I pulled into the parking lot of the church already emotional and wondering if I made the wrong decisions. (Hint: it’s never a wrong decision to be walking into church.)
Of course, I was fifteen minutes early because punctuality is respect in my book. I got my seat and realized no one was sitting near me for awhile. Then an older gentleman asked if he could sneak past me- Hello Midwest slang. He sat 3 seats to my left. I was on the aisle on the second row from the front.
I was literally alone in my pew… just like I was all those lonely years ago.
I got very emotional and just ignored it by texting my cousin about our next trip together. Then the lights dimmed and the music started.
At first it was just fun and energizing, then the Holy Spirit got to work.
It was like I was pulled out of the narrowness that bitterness creates and I looked at myself as a whole. In that huge worship center with probably just under one thousand multigenerational souls represented, I was just one of the voices singing. Just one soul. That my one soul got to be in that space and present with the Holy Spirit that evening simply worshiping from my inner most being.
Would I have felt that comfortable if my husband was there? I don’t know.
The worship pastor paused about half way through the set and gave a message.
A message that proved I needed to be there.
He talked about how in Matthew 11 Jesus talks about the yoke and burden and rest. He talked about how there are time we are passionate about something but our passion is not what God would have us be focused on and we’re pursuing all our time and energy into something that is not what God wants us to be doing.
He talked about how that feels- like we’re struggling to strive more and more and more and yet we get no where. We are left anxious, exhausted, emotional, and could get sick.
He was talking to me.
He talked about how when we are yoked with Jesus, we do get rest because the burdens we are carrying are the ones God wants to share and take off our shoulders. They are the burdens that he’s using to teach us steadfastness in the faith or live out our faith. But then he brought up that question again- are the burdens I’m carrying those Jesus wants me to have or are they self-made?
If I’m honest, in my business I’ve made a lot of messy burdens that aren’t mine, at least right now. I’m an overachiever. I love to provide. I love to serve. I get joy out of it. So I’m always thinking of the next best thing for my members and clients.
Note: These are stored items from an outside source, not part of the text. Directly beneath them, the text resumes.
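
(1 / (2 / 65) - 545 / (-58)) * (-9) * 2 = -21870 / 29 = -754.14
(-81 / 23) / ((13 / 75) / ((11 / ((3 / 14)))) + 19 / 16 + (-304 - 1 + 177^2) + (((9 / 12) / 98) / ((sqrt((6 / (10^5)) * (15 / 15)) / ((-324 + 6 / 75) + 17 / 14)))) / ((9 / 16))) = -17171740973199027600 / 151226055915012143911829 - 81002407812480000 * sqrt(15) / 151226055915012143911829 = -0.00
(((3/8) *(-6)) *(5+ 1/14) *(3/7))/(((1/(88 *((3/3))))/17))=-358479/49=-7315.90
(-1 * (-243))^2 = 59049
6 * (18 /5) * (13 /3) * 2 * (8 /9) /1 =832 /5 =166.40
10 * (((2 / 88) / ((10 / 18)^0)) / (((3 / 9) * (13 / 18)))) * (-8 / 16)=-135 / 286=-0.47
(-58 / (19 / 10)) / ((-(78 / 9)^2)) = 1305 / 3211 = 0.41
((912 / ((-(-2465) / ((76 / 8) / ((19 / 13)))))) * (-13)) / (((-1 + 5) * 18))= -3211 / 7395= -0.43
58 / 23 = 2.52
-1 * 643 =-643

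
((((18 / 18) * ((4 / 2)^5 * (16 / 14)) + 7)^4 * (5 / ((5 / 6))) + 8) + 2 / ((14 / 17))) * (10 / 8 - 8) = -1401892077303 / 9604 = -145969604.05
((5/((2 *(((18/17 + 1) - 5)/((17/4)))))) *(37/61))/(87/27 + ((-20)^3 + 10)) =96237/350779280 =0.00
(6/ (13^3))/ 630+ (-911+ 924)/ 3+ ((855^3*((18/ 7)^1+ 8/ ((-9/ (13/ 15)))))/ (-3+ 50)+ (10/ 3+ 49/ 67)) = 17398844328312619/ 726427065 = 23951261.13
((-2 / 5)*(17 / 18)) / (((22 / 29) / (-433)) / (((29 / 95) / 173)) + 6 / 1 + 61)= -6190601 / 1081650645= -0.01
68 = 68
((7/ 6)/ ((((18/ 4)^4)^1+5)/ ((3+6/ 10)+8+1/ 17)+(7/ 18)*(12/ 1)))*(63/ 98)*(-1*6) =-214056/ 1915439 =-0.11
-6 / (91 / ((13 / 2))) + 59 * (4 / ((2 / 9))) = 1061.57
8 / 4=2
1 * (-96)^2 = 9216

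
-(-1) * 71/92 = 71/92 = 0.77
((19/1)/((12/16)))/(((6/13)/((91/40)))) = 22477/180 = 124.87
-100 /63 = -1.59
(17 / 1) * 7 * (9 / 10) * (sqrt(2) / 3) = 357 * sqrt(2) / 10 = 50.49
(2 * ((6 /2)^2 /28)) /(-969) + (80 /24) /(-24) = -11359 /81396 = -0.14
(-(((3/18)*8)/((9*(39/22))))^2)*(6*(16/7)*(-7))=247808/369603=0.67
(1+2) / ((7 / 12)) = 36 / 7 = 5.14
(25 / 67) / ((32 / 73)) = 0.85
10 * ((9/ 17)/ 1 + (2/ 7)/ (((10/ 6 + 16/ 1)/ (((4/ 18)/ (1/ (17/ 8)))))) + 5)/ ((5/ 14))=155.04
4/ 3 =1.33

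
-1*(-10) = 10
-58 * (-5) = 290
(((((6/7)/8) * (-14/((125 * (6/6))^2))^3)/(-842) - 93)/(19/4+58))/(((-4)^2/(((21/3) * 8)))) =-2090995788574216692/403102874755859375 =-5.19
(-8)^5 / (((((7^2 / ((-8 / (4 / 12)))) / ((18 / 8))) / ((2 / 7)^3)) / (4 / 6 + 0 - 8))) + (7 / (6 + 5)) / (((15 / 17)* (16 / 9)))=-91345941021 / 14790160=-6176.13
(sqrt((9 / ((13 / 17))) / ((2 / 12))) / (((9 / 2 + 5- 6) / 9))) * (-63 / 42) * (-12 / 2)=486 * sqrt(1326) / 91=194.48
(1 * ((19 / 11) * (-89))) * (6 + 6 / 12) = -21983 / 22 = -999.23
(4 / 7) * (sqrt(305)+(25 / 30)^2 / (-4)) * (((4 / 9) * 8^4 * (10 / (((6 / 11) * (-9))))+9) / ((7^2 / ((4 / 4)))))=-745.93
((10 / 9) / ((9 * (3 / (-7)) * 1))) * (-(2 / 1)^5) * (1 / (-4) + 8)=17360 / 243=71.44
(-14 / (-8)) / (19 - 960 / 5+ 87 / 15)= -35 / 3344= -0.01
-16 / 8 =-2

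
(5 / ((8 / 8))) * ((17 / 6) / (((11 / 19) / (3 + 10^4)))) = 244770.38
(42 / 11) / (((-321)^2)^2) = 14 / 38930641497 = 0.00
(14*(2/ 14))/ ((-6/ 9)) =-3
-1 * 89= -89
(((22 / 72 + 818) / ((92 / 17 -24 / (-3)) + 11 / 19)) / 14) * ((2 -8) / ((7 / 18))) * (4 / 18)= -9515257 / 664293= -14.32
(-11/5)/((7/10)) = -22/7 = -3.14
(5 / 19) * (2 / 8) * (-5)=-25 / 76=-0.33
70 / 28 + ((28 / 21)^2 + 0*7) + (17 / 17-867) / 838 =24469 / 7542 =3.24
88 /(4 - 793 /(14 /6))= -616 /2351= -0.26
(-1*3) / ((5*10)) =-3 / 50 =-0.06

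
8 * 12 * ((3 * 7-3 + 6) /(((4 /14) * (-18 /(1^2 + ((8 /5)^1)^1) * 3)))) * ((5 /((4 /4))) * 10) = -58240 /3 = -19413.33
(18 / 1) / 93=6 / 31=0.19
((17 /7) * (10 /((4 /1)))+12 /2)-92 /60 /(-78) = 49513 /4095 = 12.09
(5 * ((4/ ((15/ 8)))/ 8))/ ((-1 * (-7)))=4/ 21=0.19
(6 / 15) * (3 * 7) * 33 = 1386 / 5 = 277.20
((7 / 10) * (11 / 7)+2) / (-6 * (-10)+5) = 31 / 650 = 0.05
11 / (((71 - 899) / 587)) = -6457 / 828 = -7.80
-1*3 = -3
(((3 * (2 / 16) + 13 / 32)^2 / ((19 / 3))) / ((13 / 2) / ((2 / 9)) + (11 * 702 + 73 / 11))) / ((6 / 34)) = 116875 / 1660311808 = 0.00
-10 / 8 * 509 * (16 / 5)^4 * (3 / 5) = -25018368 / 625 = -40029.39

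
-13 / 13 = -1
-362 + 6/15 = -1808/5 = -361.60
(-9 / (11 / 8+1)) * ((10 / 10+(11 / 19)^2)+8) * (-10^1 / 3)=808800 / 6859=117.92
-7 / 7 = -1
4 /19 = 0.21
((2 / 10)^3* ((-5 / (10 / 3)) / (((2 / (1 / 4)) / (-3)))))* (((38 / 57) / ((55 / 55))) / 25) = 3 / 25000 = 0.00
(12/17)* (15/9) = 20/17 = 1.18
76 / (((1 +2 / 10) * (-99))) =-190 / 297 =-0.64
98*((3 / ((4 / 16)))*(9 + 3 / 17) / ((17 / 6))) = 1100736 / 289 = 3808.78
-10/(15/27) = -18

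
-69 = -69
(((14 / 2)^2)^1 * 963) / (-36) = -5243 / 4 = -1310.75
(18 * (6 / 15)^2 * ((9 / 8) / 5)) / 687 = 27 / 28625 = 0.00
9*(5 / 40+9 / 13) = 765 / 104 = 7.36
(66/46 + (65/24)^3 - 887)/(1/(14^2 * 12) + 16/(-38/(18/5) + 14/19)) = 984572315489/1852817184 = 531.39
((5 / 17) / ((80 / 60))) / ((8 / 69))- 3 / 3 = 491 / 544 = 0.90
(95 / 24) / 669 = 95 / 16056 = 0.01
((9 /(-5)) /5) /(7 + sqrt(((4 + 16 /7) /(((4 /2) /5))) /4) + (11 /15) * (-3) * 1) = -3024 /33445 + 9 * sqrt(770) /6689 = -0.05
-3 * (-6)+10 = 28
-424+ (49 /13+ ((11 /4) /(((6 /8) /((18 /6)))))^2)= -3890 /13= -299.23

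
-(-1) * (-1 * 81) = -81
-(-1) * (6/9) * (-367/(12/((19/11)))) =-6973/198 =-35.22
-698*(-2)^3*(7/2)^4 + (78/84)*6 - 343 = 5863281/7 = 837611.57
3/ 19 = 0.16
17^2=289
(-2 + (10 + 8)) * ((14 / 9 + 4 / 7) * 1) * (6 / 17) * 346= 1483648 / 357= 4155.88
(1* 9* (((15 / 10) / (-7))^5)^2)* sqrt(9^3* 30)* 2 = 0.00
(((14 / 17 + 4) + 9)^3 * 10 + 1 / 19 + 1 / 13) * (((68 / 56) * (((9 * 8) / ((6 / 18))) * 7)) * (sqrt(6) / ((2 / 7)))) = 12116982200148 * sqrt(6) / 71383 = 415791205.37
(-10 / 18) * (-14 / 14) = 5 / 9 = 0.56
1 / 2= 0.50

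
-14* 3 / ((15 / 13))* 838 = -152516 / 5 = -30503.20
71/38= 1.87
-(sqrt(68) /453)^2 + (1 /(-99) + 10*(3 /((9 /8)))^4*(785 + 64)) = 2907320781833 /6771897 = 429321.47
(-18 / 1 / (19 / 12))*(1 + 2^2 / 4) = -432 / 19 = -22.74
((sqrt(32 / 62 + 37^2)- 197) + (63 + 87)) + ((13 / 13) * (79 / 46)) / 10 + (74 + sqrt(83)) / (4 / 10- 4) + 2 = -270689 / 4140- 5 * sqrt(83) / 18 + sqrt(1316105) / 31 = -30.91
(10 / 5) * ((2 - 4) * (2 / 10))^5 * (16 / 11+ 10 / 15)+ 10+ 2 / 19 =3942976 / 391875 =10.06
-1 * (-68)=68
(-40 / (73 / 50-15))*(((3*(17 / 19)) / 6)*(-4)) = -68000 / 12863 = -5.29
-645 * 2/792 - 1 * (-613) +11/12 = 40411/66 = 612.29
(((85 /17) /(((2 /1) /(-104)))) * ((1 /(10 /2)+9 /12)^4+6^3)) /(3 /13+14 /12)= -17587992747 /436000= -40339.43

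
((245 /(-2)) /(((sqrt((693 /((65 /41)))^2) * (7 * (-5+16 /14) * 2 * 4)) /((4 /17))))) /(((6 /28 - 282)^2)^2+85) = 4369820 /90250531570552749957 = 0.00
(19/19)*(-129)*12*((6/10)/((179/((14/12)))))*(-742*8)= 35934.36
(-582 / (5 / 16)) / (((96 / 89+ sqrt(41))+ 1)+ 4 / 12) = 1601179776 / 12540565 - 663843168 * sqrt(41) / 12540565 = -211.27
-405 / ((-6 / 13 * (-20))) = -351 / 8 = -43.88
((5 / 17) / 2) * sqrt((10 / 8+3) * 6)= 0.74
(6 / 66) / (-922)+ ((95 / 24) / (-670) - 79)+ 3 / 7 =-8970270499 / 114158352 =-78.58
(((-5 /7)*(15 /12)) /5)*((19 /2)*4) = -95 /14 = -6.79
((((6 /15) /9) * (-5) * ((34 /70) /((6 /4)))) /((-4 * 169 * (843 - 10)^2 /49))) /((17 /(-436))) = -436 /2261582505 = -0.00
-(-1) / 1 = 1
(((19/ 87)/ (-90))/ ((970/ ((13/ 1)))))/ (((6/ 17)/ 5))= -4199/ 9114120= -0.00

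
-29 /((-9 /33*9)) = 319 /27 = 11.81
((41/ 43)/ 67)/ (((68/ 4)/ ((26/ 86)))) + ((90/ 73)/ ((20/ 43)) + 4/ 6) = 3060267437/ 922432818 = 3.32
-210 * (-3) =630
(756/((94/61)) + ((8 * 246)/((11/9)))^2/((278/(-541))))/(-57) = 1329342376014/15019367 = 88508.55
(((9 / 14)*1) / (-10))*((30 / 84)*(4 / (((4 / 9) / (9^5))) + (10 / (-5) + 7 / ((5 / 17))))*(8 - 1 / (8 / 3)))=-729432693 / 7840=-93039.88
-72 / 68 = -18 / 17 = -1.06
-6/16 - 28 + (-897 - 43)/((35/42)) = -9251/8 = -1156.38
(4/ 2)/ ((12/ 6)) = 1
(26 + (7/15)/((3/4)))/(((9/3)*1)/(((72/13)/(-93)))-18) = -9584/24615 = -0.39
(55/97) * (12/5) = 132/97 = 1.36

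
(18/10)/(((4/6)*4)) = 27/40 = 0.68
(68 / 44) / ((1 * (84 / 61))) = 1037 / 924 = 1.12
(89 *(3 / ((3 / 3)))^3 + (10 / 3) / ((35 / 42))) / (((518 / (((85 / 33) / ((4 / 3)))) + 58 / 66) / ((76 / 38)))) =13503270 / 754601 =17.89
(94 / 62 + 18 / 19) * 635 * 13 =11978005 / 589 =20336.17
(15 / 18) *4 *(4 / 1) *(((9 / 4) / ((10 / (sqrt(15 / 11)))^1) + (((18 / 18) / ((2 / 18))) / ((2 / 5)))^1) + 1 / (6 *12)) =3 *sqrt(165) / 11 + 8105 / 27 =303.69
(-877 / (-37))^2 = 769129 / 1369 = 561.82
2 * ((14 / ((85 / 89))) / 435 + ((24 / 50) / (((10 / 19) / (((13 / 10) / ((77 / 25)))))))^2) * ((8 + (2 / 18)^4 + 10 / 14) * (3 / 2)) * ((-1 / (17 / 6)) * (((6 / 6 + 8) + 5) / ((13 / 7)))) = -1595755700983888 / 126139586698125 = -12.65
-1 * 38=-38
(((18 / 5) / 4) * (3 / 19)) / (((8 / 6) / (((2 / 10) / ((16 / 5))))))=81 / 12160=0.01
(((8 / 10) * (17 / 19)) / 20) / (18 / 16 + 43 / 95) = 136 / 5995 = 0.02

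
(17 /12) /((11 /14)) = 119 /66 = 1.80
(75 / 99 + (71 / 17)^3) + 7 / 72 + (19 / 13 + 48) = 6230265697 / 50584248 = 123.17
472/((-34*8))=-59/34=-1.74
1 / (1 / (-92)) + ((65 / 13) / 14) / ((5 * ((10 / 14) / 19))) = -901 / 10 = -90.10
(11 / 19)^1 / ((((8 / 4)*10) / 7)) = 77 / 380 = 0.20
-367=-367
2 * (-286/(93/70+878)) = -0.65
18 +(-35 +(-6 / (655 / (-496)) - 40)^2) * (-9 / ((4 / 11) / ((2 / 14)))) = -51693263199 / 12012700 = -4303.22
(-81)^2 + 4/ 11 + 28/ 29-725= 1862108/ 319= 5837.33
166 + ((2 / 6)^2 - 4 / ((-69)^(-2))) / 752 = 952093 / 6768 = 140.68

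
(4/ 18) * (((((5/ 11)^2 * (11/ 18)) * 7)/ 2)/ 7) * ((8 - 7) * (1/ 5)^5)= 1/ 222750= 0.00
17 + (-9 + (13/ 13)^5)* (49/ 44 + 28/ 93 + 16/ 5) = -101879/ 5115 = -19.92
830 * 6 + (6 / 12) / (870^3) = 6558689880001 / 1317006000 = 4980.00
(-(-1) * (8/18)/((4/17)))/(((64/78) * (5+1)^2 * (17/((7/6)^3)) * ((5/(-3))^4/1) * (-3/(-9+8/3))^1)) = 84721/51840000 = 0.00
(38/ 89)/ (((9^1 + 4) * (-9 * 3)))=-38/ 31239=-0.00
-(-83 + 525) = -442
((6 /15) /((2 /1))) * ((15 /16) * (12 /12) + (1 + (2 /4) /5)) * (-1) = -163 /400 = -0.41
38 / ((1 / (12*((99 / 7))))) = 45144 / 7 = 6449.14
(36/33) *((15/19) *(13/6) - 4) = -522/209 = -2.50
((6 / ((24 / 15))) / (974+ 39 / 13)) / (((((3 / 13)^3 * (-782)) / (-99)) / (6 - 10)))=-0.16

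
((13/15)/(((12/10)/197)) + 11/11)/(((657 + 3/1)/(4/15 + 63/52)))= 2973587/9266400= 0.32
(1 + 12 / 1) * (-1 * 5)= -65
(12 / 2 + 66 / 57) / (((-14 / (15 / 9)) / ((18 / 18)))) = -340 / 399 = -0.85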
I’ve also out of obligation kept too many clients on my schedule in the past and run myself empty to serve them at the cost of my children and marriage.
I’ve accepted clients on my schedule who have used me. Yelled at me. And didn’t treat me with respect. That was me not valuing myself nor my dignity.
Those behaviors of mine were sinful. Those decisions to not include God into my business, who I work with, etc is sinful. It’s me taking off the yoke and choosing my own path and ego to save all the people from themselves… when I wasn’t even saving myself from myself.
How many times do we take that yoke off and dabble over in something just off to the side? It starts with good intentions, but the path to hell is paved with good intentions, isn’t it?
Last night, with hands raised, I realized after all this time God still pursues me alone in the pew, because it is alone I came into this world and alone I’ll leave.
What an honor it is to serve a God who loves me through it all.